Presque tous les récits butent sur le même point : en rêve, le texte glisse, se brouille ou se réorganise dès qu'on le fixe, assez couramment pour compter comme un trait du sommeil et non comme un symbole. Cela mis à part, le livre se lit comme le savoir, comme l'archive, et comme le récit que tu tiens de ta propre vie.
Beaucoup décrivent le fait de savoir exactement de quoi parle un ouvrage sans parvenir à en lire une seule ligne. Les interprètes y voient une compréhension qui n'a pas encore trouvé ses mots, ce qui colle bien à la façon dont les gens racontent l'expérience. Une explication plus prosaïque veut que les circuits de la lecture ne fonctionnent pas normalement pendant le sommeil, et les deux versions cohabitent sans se gêner.

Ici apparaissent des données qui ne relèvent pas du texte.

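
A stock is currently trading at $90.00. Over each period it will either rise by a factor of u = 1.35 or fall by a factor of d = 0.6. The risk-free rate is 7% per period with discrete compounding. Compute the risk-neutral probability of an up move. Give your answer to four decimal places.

p = 0.6267

Risk-neutral probability p = (1 + 0.07 − 0.6)/(1.35 − 0.6) = 0.4700/0.7500 = 0.6267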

Le fil le plus ancien fait du livre un registre, l'endroit où les choses sont consignées et d'où elles ne s'effacent pas facilement. Cette lecture donne à l'image un poids que la version moderne n'a pas, et c'est de là que viennent les formules sur une vie qui s'écrit. Un rêve de livres chez quelqu'un qui lit tous les soirs n'est pas le même objet que chez quelqu'un qui n'en a pas ouvert depuis dix ans, et aucune fiche ne comblera cet écart : ce que l'objet représente pour toi est la partie à laquelle se fier.